Adam (Jake Gyllenhaal) is a troubled college professor. We
don’t know the source of his anxiety, but he enters Enemy distracted and a little jumpy, his hair slightly mussed, his
posture defensive and slouched. He’s on edge, ignoring calls from his mother and
behaving inattentive in his encounters with his girlfriend (Mélanie Laurent).
Life doesn’t get any easier for him when he spots an extra in the background of
a movie he happens to watch one night. He rewinds and pauses. The extra looks
exactly like him. Rattled, he googles his way to the extra’s headshot. Why,
he’s identical. Adam calls the actor. They have the same voice. Adam stalks the
man until finally he sees him. The actor’s name is Anthony
(Jake Gyllenhaal). He’s kind of freaked out about their doppelganger status,
too. His wife (Sarah Gadon) suspected him of having an affair, but this is a
whole lot weirder.
It’s never clear why the two men are so disturbed. They
behave immediately as if they’re in a thriller, skulking about, looking over
their shoulders, nervously circling each other. At one point they decide to
meet up in a hotel and for a brief moment I wondered if the movie would be
about the perils and attractions of dating your doppelganger. No such luck.
Apparently Adam and Anthony have seen Arnold Schwarzenegger in The 6th Day or, even better, Tatiana
Maslany’s great work on the TV series Orphan
Black. The point is, there are plenty of reasons to suspect nefarious
somethings are afoot when you’re confronted with your exact duplicate, down to
the same scars. There’s some unidentifiable connection there that’s so
painfully obvious on a visual level. It remains unanswered, a mystery to them
and to us as they slowly freak out while spying on each other. Each even covets
the other’s significant other. Both women are similarly proportioned blondes,
so I guess the men’s tastes are duplicated as well.
It’s all so very creepy for sure, and the film takes on a
nervous, fuzzy vibe that moves lugubriously through waking nightmare territory as
reality bends around these men and their mental states. We’re talking full on
nervous breakdown, the kind where you hallucinate a naked woman with the head
of a spider walking on your ceiling. There’s some undiluted nightmare fuel
here. The final sequence, with a sudden shift in the boundaries of all we think
we know about the world of the film represented by one very wrong thing is an especially great shock. The film has jolts
of imagery that in their suddenness and eerie calm recall the terrifying person
stepping out from behind the dumpster in David Lynch’s Mulholland Drive, a far superior film involving doubles and
disintegrating reality. Enemy doesn’t
go far enough.
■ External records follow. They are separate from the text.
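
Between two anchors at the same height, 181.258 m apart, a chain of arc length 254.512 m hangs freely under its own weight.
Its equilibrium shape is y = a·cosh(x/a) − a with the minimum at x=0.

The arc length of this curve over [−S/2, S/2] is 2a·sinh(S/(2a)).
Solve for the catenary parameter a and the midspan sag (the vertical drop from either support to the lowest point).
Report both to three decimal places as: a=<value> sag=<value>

a=61.444 sag=79.869

seed: a₀ = √(S³/(24(L−S))) = √(181.258³/(24·73.254)) = 58.200201
iter 1: u=1.557194  f(a)=+9.412e+00  f'(a)=-3.183e+00  a ← 58.200201 − (+9.412e+00/-3.183e+00) = 61.157116
iter 2: u=1.481904  f(a)=+7.648e-01  f'(a)=-2.685e+00  a ← 61.157116 − (+7.648e-01/-2.685e+00) = 61.441981
iter 3: u=1.475034  f(a)=+6.038e-03  f'(a)=-2.643e+00  a ← 61.441981 − (+6.038e-03/-2.643e+00) = 61.444266
iter 4: u=1.474979  f(a)=+3.828e-07  f'(a)=-2.642e+00  a ← 61.444266 − (+3.828e-07/-2.642e+00) = 61.444266
iter 5: u=1.474979  f(a)=-5.684e-14  f'(a)=-2.642e+00  a ← 61.444266 − (-5.684e-14/-2.642e+00) = 61.444266
converged: |Δa| < 1e-12 after 5 iterations
sag = a·(cosh(S/(2a)) − 1) = 61.444266·(cosh(1.474979) − 1) = 79.869171
T_max/T_min = cosh(S/(2a)) = 2.299864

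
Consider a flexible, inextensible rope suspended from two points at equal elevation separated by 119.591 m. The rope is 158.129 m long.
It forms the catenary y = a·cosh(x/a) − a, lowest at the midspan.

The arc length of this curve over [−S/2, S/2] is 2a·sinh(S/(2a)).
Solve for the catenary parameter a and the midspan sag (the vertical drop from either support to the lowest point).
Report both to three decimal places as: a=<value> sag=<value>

seed: a₀ = √(S³/(24(L−S))) = √(119.591³/(24·38.538)) = 43.002880
iter 1: u=1.390500  f(a)=+3.902e+00  f'(a)=-2.164e+00  a ← 43.002880 − (+3.902e+00/-2.164e+00) = 44.806199
iter 2: u=1.334536  f(a)=+2.589e-01  f'(a)=-1.885e+00  a ← 44.806199 − (+2.589e-01/-1.885e+00) = 44.943504
iter 3: u=1.330459  f(a)=+1.318e-03  f'(a)=-1.866e+00  a ← 44.943504 − (+1.318e-03/-1.866e+00) = 44.944211
iter 4: u=1.330438  f(a)=+3.458e-08  f'(a)=-1.866e+00  a ← 44.944211 − (+3.458e-08/-1.866e+00) = 44.944211
iter 5: u=1.330438  f(a)=+0.000e+00  f'(a)=-1.866e+00  a ← 44.944211 − (+0.000e+00/-1.866e+00) = 44.944211
converged: |Δa| < 1e-12 after 5 iterations
sag = a·(cosh(S/(2a)) − 1) = 44.944211·(cosh(1.330438) − 1) = 46.001802
T_max/T_min = cosh(S/(2a)) = 2.023531

a=44.944 sag=46.002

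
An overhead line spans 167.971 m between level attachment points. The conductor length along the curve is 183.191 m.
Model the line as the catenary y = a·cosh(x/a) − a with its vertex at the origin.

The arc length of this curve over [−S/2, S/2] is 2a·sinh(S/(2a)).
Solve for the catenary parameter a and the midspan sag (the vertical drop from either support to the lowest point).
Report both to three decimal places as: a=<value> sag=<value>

seed: a₀ = √(S³/(24(L−S))) = √(167.971³/(24·15.220)) = 113.903879
iter 1: u=0.737337  f(a)=+4.191e-01  f'(a)=-2.821e-01  a ← 113.903879 − (+4.191e-01/-2.821e-01) = 115.389840
iter 2: u=0.727841  f(a)=+8.343e-03  f'(a)=-2.709e-01  a ← 115.389840 − (+8.343e-03/-2.709e-01) = 115.420633
iter 3: u=0.727647  f(a)=+3.455e-06  f'(a)=-2.707e-01  a ← 115.420633 − (+3.455e-06/-2.707e-01) = 115.420646
iter 4: u=0.727647  f(a)=+5.400e-13  f'(a)=-2.707e-01  a ← 115.420646 − (+5.400e-13/-2.707e-01) = 115.420646
converged: |Δa| < 1e-12 after 4 iterations
sag = a·(cosh(S/(2a)) − 1) = 115.420646·(cosh(0.727647) − 1) = 31.928128
T_max/T_min = cosh(S/(2a)) = 1.276624

a=115.421 sag=31.928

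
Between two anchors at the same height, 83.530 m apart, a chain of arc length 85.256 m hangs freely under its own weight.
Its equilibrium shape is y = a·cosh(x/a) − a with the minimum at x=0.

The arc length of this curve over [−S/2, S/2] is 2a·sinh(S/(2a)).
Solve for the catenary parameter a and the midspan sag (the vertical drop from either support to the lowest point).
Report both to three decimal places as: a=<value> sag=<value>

a=118.980 sag=7.406

seed: a₀ = √(S³/(24(L−S))) = √(83.530³/(24·1.726)) = 118.614479
iter 1: u=0.352107  f(a)=+1.073e-02  f'(a)=-2.947e-02  a ← 118.614479 − (+1.073e-02/-2.947e-02) = 118.978675
iter 2: u=0.351029  f(a)=+4.962e-05  f'(a)=-2.919e-02  a ← 118.978675 − (+4.962e-05/-2.919e-02) = 118.980374
iter 3: u=0.351024  f(a)=+1.072e-09  f'(a)=-2.919e-02  a ← 118.980374 − (+1.072e-09/-2.919e-02) = 118.980375
iter 4: u=0.351024  f(a)=-2.842e-14  f'(a)=-2.919e-02  a ← 118.980375 − (-2.842e-14/-2.919e-02) = 118.980375
converged: |Δa| < 1e-12 after 4 iterations
sag = a·(cosh(S/(2a)) − 1) = 118.980375·(cosh(0.351024) − 1) = 7.405843
T_max/T_min = cosh(S/(2a)) = 1.062244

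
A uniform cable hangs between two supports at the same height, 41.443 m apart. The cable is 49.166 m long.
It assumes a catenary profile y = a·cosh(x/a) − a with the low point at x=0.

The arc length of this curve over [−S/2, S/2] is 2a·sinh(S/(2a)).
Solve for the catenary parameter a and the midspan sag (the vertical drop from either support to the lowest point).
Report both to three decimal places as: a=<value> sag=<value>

seed: a₀ = √(S³/(24(L−S))) = √(41.443³/(24·7.723)) = 19.596483
iter 1: u=1.057409  f(a)=+4.434e-01  f'(a)=-8.799e-01  a ← 19.596483 − (+4.434e-01/-8.799e-01) = 20.100428
iter 2: u=1.030898  f(a)=+1.768e-02  f'(a)=-8.110e-01  a ← 20.100428 − (+1.768e-02/-8.110e-01) = 20.122229
iter 3: u=1.029782  f(a)=+3.070e-05  f'(a)=-8.082e-01  a ← 20.122229 − (+3.070e-05/-8.082e-01) = 20.122267
iter 4: u=1.029780  f(a)=+9.288e-11  f'(a)=-8.082e-01  a ← 20.122267 − (+9.288e-11/-8.082e-01) = 20.122267
iter 5: u=1.029780  f(a)=+0.000e+00  f'(a)=-8.082e-01  a ← 20.122267 − (+0.000e+00/-8.082e-01) = 20.122267
converged: |Δa| < 1e-12 after 5 iterations
sag = a·(cosh(S/(2a)) − 1) = 20.122267·(cosh(1.029780) − 1) = 11.646106
T_max/T_min = cosh(S/(2a)) = 1.578767

a=20.122 sag=11.646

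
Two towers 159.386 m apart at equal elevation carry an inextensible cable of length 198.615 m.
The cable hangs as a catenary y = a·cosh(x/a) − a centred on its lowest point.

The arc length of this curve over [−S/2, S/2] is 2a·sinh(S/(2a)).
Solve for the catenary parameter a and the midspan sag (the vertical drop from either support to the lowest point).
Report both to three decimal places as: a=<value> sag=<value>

a=67.875 sag=52.412

seed: a₀ = √(S³/(24(L−S))) = √(159.386³/(24·39.229)) = 65.579185
iter 1: u=1.215218  f(a)=+3.001e+00  f'(a)=-1.383e+00  a ← 65.579185 − (+3.001e+00/-1.383e+00) = 67.749341
iter 2: u=1.176292  f(a)=+1.554e-01  f'(a)=-1.243e+00  a ← 67.749341 − (+1.554e-01/-1.243e+00) = 67.874364
iter 3: u=1.174125  f(a)=+4.670e-04  f'(a)=-1.235e+00  a ← 67.874364 − (+4.670e-04/-1.235e+00) = 67.874742
iter 4: u=1.174119  f(a)=+4.247e-09  f'(a)=-1.235e+00  a ← 67.874742 − (+4.247e-09/-1.235e+00) = 67.874742
iter 5: u=1.174119  f(a)=+0.000e+00  f'(a)=-1.235e+00  a ← 67.874742 − (+0.000e+00/-1.235e+00) = 67.874742
converged: |Δa| < 1e-12 after 5 iterations
sag = a·(cosh(S/(2a)) − 1) = 67.874742·(cosh(1.174119) − 1) = 52.412249
T_max/T_min = cosh(S/(2a)) = 1.772191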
It kicks up so much unease that’s it’s hard to ignore, but
remains so straight-faced and dull that I found myself cherishing it’s surreal
interjections all the more for their infrequency.
Director and co-writer Denis Villeneuve (loosely adapting a
José Saramago novel with the help of screenwriter Javier Gullón) worked with
Gyllenhaal in last year’s Prisoners,
a solid dread-soaked missing-child mystery. Enemy
has some of the same sustained intensity of tone, but often seems to miss how
funny it plays. The Gyllenhaals glower at each other, alternately intrigued and
terrified, jealous and repulsed by each other. It’s never clear why they feel
the way they feel, their more intense outbursts cause for suppressed snickers,
at least from where I was sitting. Only a cameo by Isabella Rossellini, as one
of their mothers, seems to have a sense of humor, and even then it’s only funny
in the way she appears to puncture the film’s self-serious pulpiness. He
explains the doppelganger predicament and she calmly waves off his concerns
with a stop-being-so-silly shrug. Maybe this overburdened germ of a good idea
would’ve played a bit better with a stronger pair of performances from the
lead. Gyllenhaal is a fine actor, but here gives a one-and-a-half note
performance stretched across two characters, like a blanket that’s just short
enough to leave a limb hanging out no matter which way you contort yourself.
The experience of watching Enemy is not unlike stumbling across a yellowed used paperback with
a great cover and a fun hook in the blurb on the back, then actually reading it
and discovering a slow slog of motifs and incidents, wrapped up in sensational
luridness that’s too little and too rare. Repeated spider imagery runs
throughout, from the spider-face woman to a dream of a monstrous arachnid
floating over the city and the opening context-free scene of men watching a
stripper methodically crush a tarantula under her high-heels. This underlines
the ickiness of it all, but doesn’t seem to come to much beyond conflating
spiders with women in a way so half-formed it’s neither potent nor offensive.
As I left the theater, I overheard an elderly couple solemnly discussing their
bafflement. “Seems to me,” the man told his wife, “if you figure out those
spiders, you’ve figured the whole thing.”